IN THE WAKE OF SINGER and prolific synagogue-music innovator Debbie Friedman, I find myself mourning her death but ambivalent about her legacy.
The mourning: If you worship at most “progressive” (i.e., non-Orthodox) North American synagogues, you’re familiar with her work (particularly the Mishebeirach, a prayer for healing which was recently (some say “at last”) canonized in the new Reform prayerbook). But if you ever saw Ms. Friedman in concert, you really saw her. The woman fairly glowed. Not literally, but in the eyes of the mind: huge radiating love-and-wonder vibes not really all that different from a Grateful Dead show, and from which people depart laughing, woohooing, and singing to themselves for days afterward. She was a great and phenomenal talent who brought a lot of joy to this end of the universe and, as is so often the case, the world seems a bit darker for her absence.

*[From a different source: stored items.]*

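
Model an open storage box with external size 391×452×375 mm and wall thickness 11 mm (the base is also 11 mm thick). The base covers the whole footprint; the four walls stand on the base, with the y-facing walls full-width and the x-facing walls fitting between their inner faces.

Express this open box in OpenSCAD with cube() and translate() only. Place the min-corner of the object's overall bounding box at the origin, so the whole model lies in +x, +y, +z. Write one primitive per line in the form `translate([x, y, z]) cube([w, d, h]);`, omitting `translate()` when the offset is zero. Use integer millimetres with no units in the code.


cube([391, 452, 11]);
translate([0, 0, 11]) cube([391, 11, 364]);
translate([0, 441, 11]) cube([391, 11, 364]);
translate([0, 11, 11]) cube([11, 430, 364]);
translate([380, 11, 11]) cube([11, 430, 364]);


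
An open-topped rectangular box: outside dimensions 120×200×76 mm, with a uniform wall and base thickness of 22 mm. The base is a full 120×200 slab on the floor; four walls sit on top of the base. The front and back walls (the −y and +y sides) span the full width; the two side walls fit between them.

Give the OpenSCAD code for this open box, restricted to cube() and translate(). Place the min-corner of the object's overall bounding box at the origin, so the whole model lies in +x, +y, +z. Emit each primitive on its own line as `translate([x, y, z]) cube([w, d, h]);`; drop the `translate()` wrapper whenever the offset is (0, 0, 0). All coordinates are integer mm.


cube([120, 200, 22]);
translate([0, 0, 22]) cube([120, 22, 54]);
translate([0, 178, 22]) cube([120, 22, 54]);
translate([0, 22, 22]) cube([22, 156, 54]);
translate([98, 22, 22]) cube([22, 156, 54]);


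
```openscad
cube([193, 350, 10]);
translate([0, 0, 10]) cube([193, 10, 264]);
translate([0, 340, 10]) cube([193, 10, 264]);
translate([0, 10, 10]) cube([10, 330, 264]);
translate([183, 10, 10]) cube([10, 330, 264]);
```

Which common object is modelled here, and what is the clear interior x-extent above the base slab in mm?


An open box. The internal width is 173 mm.

A 193×350 base slab with four walls standing on it — an open box. The base is 193 mm wide and the walls are 10 mm thick, so the internal width is 193 − 2 × 10 = 173 mm.


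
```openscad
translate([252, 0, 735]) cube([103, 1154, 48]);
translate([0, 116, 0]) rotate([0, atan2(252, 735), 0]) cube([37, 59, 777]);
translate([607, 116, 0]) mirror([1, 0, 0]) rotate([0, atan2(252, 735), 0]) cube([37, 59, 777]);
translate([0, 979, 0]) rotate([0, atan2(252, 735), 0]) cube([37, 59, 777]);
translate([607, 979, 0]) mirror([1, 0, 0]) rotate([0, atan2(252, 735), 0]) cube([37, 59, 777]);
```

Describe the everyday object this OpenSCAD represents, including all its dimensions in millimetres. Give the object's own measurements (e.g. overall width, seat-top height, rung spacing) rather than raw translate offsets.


A sawhorse. A 103×1154×48 mm beam (x, y, z) sits on two A-frame leg pairs. Each pair is two raked legs of 37×59 mm section (59 mm along y) splaying symmetrically in x. Each leg rises 735 mm vertically over 252 mm of horizontal reach and is 777 mm long along its own axis. Every leg's outer bottom edge rests on the floor and its outer top edge meets a bottom edge of the beam — the left legs (tilting toward +x) meet the beam's −x bottom edge, the right legs (their mirror images, tilting toward −x) meet its +x bottom edge — so the leg tops tuck under the beam, the beam's underside is 735 mm above the floor, and the feet are 607 mm apart outside-to-outside with the beam centred between them. The two leg pairs are set in 116 mm from either end of the beam.


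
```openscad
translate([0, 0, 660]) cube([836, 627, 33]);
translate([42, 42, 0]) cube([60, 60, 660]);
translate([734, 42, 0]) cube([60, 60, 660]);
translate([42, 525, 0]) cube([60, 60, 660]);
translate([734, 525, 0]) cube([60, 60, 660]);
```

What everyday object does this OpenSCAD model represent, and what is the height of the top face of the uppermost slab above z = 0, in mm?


A table. The table height is 693 mm.

A 836×627×33 slab sits at z = 660 on four 60 mm square posts — a table. The top surface is at 660 + 33 = 693 mm.


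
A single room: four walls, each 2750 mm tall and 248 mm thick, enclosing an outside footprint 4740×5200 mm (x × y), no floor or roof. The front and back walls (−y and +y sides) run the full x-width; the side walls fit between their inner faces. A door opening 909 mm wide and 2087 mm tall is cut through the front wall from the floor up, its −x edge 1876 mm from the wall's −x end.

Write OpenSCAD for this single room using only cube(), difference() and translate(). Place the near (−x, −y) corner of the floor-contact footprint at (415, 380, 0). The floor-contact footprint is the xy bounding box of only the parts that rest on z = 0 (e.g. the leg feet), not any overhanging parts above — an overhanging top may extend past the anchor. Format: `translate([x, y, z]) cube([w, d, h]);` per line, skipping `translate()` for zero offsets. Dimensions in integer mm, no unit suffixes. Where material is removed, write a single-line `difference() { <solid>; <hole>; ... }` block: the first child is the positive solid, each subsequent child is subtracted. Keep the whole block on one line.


difference() { translate([415, 380, 0]) cube([4740, 248, 2750]); translate([2291, 380, 0]) cube([909, 248, 2087]); }
translate([415, 5332, 0]) cube([4740, 248, 2750]);
translate([415, 628, 0]) cube([248, 4704, 2750]);
translate([4907, 628, 0]) cube([248, 4704, 2750]);


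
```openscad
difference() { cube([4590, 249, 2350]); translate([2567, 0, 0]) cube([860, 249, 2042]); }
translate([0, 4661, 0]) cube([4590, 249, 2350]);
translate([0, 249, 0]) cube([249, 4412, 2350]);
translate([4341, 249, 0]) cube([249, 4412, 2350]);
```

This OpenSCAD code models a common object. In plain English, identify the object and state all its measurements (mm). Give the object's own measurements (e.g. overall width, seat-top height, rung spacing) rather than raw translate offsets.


A single room: four walls, each 2350 mm tall and 249 mm thick, enclosing an outside footprint 4590×4910 mm (x × y), no floor or roof. The front and back walls (−y and +y sides) run the full x-width; the side walls fit between their inner faces. A door opening 860 mm wide and 2042 mm tall is cut through the front wall from the floor up, its −x edge 2567 mm from the wall's −x end.


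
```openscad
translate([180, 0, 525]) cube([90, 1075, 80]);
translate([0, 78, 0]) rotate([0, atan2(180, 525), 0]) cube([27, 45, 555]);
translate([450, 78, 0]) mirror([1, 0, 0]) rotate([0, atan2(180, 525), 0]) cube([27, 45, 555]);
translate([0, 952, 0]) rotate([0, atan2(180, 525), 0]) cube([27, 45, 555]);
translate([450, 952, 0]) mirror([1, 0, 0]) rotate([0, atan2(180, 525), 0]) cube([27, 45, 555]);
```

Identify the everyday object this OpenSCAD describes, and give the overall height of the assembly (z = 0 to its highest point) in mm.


A sawhorse. The overall height is 605 mm.

A beam across two mirrored pairs of raked legs — a sawhorse. The beam's underside is at z = 525 (matching the legs' vertical rise in atan2(180, 525)) and the beam is 80 mm tall, so its top is at 525 + 80 = 605 mm. The raked legs top out at the beam's underside, so that is the highest point.


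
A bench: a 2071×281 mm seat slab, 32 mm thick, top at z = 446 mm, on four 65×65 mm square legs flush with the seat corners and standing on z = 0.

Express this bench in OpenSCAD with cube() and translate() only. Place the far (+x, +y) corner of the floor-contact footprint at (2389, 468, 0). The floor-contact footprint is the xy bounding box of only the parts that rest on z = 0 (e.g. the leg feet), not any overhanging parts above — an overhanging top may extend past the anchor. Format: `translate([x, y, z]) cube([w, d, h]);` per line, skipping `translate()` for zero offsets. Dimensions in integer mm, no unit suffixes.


// leg_h = 446 − 32 = 414
translate([318, 187, 414]) cube([2071, 281, 32]);
translate([318, 187, 0]) cube([65, 65, 414]);
translate([318, 403, 0]) cube([65, 65, 414]);
translate([2324, 187, 0]) cube([65, 65, 414]);
translate([2324, 403, 0]) cube([65, 65, 414]);


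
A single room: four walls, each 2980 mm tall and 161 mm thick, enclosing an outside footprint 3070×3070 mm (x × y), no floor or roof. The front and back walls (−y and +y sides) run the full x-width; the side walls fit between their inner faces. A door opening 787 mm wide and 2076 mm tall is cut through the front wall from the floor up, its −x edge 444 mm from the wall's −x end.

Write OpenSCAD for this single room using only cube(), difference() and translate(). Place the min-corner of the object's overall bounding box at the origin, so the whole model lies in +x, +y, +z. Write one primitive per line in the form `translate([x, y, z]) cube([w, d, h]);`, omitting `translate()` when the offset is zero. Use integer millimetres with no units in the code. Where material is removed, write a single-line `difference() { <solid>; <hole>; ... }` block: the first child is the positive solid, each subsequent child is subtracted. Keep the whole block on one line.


difference() { cube([3070, 161, 2980]); translate([444, 0, 0]) cube([787, 161, 2076]); }
translate([0, 2909, 0]) cube([3070, 161, 2980]);
translate([0, 161, 0]) cube([161, 2748, 2980]);
translate([2909, 161, 0]) cube([161, 2748, 2980]);


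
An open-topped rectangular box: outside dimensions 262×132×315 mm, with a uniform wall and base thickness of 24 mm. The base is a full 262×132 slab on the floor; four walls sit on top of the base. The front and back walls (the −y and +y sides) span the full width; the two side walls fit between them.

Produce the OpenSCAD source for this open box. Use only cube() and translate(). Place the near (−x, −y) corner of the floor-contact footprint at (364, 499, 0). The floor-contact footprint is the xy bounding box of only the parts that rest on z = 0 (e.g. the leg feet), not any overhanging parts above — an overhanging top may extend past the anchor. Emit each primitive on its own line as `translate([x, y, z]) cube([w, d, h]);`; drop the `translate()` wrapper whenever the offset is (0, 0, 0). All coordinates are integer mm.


translate([364, 499, 0]) cube([262, 132, 24]);
translate([364, 499, 24]) cube([262, 24, 291]);
translate([364, 607, 24]) cube([262, 24, 291]);
translate([364, 523, 24]) cube([24, 84, 291]);
translate([602, 523, 24]) cube([24, 84, 291]);


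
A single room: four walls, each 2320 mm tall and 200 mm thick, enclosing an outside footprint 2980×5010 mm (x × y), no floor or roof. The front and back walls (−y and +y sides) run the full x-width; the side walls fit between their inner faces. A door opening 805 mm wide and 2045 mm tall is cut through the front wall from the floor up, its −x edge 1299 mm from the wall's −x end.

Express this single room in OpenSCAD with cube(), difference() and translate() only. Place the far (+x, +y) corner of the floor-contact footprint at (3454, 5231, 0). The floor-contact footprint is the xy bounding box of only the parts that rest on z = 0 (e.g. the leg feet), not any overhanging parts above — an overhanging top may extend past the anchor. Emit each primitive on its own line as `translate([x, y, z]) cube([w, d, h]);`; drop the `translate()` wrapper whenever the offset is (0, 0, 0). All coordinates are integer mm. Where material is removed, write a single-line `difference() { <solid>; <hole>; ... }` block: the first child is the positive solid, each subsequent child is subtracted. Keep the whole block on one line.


difference() { translate([474, 221, 0]) cube([2980, 200, 2320]); translate([1773, 221, 0]) cube([805, 200, 2045]); }
translate([474, 5031, 0]) cube([2980, 200, 2320]);
translate([474, 421, 0]) cube([200, 4610, 2320]);
translate([3254, 421, 0]) cube([200, 4610, 2320]);


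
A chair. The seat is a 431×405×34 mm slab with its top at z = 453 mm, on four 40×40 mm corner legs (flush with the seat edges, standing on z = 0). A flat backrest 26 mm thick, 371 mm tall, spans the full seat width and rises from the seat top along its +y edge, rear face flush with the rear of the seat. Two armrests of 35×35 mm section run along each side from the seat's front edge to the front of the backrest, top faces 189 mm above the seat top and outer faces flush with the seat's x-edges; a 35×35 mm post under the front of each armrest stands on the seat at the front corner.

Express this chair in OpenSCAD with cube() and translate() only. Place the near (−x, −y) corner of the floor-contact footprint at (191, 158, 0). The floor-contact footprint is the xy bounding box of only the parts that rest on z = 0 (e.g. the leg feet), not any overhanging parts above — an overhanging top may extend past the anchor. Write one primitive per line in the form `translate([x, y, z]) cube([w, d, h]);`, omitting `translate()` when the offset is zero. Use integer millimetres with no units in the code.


translate([191, 158, 419]) cube([431, 405, 34]);
translate([191, 158, 0]) cube([40, 40, 419]);
translate([582, 158, 0]) cube([40, 40, 419]);
translate([191, 523, 0]) cube([40, 40, 419]);
translate([582, 523, 0]) cube([40, 40, 419]);
translate([191, 537, 453]) cube([431, 26, 371]);
translate([191, 158, 607]) cube([35, 379, 35]);
translate([587, 158, 607]) cube([35, 379, 35]);
translate([191, 158, 453]) cube([35, 35, 154]);
translate([587, 158, 453]) cube([35, 35, 154]);


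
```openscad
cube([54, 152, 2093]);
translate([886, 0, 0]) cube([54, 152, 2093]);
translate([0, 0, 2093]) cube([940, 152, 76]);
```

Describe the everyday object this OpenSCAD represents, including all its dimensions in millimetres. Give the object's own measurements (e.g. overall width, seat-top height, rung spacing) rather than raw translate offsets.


A door frame. The clear opening is 832 mm wide and 2093 mm high. Two 54 mm wide jambs, 152 mm deep, stand either side of the opening from the floor to the top of the opening. A 76 mm thick head sits across the top of both jambs, spanning the full outside width of the frame.


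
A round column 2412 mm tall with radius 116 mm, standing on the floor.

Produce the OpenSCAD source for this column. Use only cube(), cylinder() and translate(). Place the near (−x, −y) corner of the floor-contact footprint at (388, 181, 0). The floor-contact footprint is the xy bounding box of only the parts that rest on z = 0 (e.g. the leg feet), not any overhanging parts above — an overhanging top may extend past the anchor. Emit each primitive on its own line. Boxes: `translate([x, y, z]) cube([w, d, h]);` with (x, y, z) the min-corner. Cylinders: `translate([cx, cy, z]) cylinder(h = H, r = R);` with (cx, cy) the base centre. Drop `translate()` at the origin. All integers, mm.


translate([504, 297, 0]) cylinder(h = 2412, r = 116);


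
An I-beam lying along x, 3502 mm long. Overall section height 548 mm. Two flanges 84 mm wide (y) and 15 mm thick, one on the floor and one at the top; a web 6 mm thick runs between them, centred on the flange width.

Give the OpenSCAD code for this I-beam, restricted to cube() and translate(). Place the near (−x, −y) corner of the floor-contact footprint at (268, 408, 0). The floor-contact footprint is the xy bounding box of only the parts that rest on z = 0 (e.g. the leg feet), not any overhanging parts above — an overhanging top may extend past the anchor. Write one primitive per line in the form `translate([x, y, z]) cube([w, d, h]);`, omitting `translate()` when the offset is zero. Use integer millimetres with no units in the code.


translate([268, 408, 0]) cube([3502, 84, 15]);
translate([268, 447, 15]) cube([3502, 6, 518]);
translate([268, 408, 533]) cube([3502, 84, 15]);


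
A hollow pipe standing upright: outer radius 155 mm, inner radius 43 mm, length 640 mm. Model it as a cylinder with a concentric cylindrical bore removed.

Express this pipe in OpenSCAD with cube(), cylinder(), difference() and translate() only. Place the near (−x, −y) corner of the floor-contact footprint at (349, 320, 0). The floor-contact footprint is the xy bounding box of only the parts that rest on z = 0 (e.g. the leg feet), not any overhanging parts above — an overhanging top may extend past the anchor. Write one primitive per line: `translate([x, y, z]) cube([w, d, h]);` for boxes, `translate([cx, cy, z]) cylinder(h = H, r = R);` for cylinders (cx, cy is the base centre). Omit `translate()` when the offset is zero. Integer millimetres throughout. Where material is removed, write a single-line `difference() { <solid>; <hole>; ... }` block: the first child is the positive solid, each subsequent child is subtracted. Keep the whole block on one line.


difference() { translate([504, 475, 0]) cylinder(h = 640, r = 155); translate([504, 475, 0]) cylinder(h = 640, r = 43); }


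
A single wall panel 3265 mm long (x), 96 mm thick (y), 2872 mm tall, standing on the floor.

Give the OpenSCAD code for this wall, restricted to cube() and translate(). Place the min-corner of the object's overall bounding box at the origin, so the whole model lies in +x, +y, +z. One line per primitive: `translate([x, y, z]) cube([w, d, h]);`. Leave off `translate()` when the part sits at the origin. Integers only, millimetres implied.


cube([3265, 96, 2872]);


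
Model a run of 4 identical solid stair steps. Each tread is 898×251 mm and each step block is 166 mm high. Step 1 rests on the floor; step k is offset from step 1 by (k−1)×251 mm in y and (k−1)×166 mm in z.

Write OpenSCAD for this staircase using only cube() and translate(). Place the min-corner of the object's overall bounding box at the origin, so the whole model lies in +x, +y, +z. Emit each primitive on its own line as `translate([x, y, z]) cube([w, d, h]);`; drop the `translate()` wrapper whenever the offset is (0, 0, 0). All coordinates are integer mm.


cube([898, 251, 166]);
translate([0, 251, 166]) cube([898, 251, 166]);
translate([0, 502, 332]) cube([898, 251, 166]);
translate([0, 753, 498]) cube([898, 251, 166]);


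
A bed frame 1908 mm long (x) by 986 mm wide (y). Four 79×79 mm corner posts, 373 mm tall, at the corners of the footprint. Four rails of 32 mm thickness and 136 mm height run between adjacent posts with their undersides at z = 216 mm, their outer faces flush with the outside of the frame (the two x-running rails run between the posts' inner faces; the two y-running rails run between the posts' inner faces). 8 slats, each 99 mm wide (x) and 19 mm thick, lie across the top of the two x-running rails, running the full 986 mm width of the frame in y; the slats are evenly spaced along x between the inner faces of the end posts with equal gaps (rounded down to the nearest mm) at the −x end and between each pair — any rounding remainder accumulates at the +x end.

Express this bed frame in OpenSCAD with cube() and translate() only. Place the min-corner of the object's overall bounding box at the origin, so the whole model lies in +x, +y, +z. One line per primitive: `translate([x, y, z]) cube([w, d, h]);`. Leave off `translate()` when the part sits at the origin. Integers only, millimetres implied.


cube([79, 79, 373]);
translate([0, 907, 0]) cube([79, 79, 373]);
translate([1829, 0, 0]) cube([79, 79, 373]);
translate([1829, 907, 0]) cube([79, 79, 373]);
translate([79, 0, 216]) cube([1750, 32, 136]);
translate([79, 954, 216]) cube([1750, 32, 136]);
translate([0, 79, 216]) cube([32, 828, 136]);
translate([1876, 79, 216]) cube([32, 828, 136]);
translate([185, 0, 352]) cube([99, 986, 19]);
translate([390, 0, 352]) cube([99, 986, 19]);
translate([595, 0, 352]) cube([99, 986, 19]);
translate([800, 0, 352]) cube([99, 986, 19]);
translate([1005, 0, 352]) cube([99, 986, 19]);
translate([1210, 0, 352]) cube([99, 986, 19]);
translate([1415, 0, 352]) cube([99, 986, 19]);
translate([1620, 0, 352]) cube([99, 986, 19]);


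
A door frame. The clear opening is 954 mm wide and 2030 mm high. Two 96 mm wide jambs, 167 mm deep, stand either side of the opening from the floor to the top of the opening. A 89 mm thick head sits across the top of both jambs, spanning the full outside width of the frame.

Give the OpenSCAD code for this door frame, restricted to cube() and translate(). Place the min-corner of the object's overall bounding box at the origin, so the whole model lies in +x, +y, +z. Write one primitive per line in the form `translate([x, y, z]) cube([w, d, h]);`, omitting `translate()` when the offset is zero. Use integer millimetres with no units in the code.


cube([96, 167, 2030]);
translate([1050, 0, 0]) cube([96, 167, 2030]);
translate([0, 0, 2030]) cube([1146, 167, 89]);


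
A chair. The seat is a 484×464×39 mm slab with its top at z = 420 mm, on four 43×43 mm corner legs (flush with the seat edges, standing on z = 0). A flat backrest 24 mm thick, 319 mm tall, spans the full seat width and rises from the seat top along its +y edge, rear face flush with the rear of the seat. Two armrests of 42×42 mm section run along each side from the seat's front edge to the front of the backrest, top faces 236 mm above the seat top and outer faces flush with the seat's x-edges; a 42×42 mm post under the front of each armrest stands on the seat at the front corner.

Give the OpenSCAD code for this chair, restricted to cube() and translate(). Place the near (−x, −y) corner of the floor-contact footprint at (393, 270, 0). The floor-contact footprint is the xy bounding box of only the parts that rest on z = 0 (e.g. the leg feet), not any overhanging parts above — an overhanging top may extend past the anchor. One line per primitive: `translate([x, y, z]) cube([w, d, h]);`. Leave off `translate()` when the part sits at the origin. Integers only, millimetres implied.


translate([393, 270, 381]) cube([484, 464, 39]);
translate([393, 270, 0]) cube([43, 43, 381]);
translate([834, 270, 0]) cube([43, 43, 381]);
translate([393, 691, 0]) cube([43, 43, 381]);
translate([834, 691, 0]) cube([43, 43, 381]);
translate([393, 710, 420]) cube([484, 24, 319]);
translate([393, 270, 614]) cube([42, 440, 42]);
translate([835, 270, 614]) cube([42, 440, 42]);
translate([393, 270, 420]) cube([42, 42, 194]);
translate([835, 270, 420]) cube([42, 42, 194]);


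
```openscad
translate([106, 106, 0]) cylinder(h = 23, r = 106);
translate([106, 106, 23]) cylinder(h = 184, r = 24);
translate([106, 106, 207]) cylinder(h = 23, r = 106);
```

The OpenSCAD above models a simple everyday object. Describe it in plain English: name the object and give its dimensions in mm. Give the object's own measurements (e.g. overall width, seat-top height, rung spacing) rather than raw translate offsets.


A spool: two coaxial disc flanges of radius 106 mm and thickness 23 mm, joined by a core cylinder of radius 24 mm and height 184 mm. The lower flange rests on z = 0 and the three cylinders share a vertical axis.


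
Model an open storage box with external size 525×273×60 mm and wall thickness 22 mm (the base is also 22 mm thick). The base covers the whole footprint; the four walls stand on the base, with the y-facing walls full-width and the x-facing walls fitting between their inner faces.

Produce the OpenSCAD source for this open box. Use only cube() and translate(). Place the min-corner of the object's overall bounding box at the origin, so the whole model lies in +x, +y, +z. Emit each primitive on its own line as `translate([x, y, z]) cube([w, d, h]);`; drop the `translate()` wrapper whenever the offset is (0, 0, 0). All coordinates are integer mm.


cube([525, 273, 22]);
translate([0, 0, 22]) cube([525, 22, 38]);
translate([0, 251, 22]) cube([525, 22, 38]);
translate([0, 22, 22]) cube([22, 229, 38]);
translate([503, 22, 22]) cube([22, 229, 38]);


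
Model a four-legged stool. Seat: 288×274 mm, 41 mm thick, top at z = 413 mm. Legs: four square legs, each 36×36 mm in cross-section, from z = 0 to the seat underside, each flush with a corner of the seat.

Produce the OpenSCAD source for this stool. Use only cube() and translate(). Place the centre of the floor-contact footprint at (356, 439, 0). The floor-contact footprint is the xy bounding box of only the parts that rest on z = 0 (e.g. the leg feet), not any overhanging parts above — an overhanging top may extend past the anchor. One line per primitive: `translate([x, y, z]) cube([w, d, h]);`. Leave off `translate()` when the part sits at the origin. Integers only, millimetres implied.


// leg_h = 413 - 41 = 372
translate([212, 302, 372]) cube([288, 274, 41]);
translate([212, 302, 0]) cube([36, 36, 372]);
translate([464, 302, 0]) cube([36, 36, 372]);
translate([212, 540, 0]) cube([36, 36, 372]);
translate([464, 540, 0]) cube([36, 36, 372]);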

The ambivalence: While introducing folk music to the service makes the service, or rather the joy inherent, more accessible, it can also turn the service into a sing-along. And, even as a happily compulsive singer-along, that’s not why I attend services. At one time or another it has been my pleasure to attend Grateful Dead concerts, coven circles, Mass, church, a Buddhist shrine and various other experiential constructs. I found each of them beautiful and, in a sense, useful. But none of them move me in the way of a book-and-dream-fragrant silence, woven through with wordless murmurings and solemn chanting of the ancient heart-known Hebrew. It is, to me, authentic, which is to say familiar and challenging in a way that singing along not quite is.
“One man’s meat” is a proverb in many tongues and times. But when someone like a Debbie Friedman passes out of the world, it makes many other things feel small. Thank you, Ms. Friedman, for making Earth a bit bigger for a while.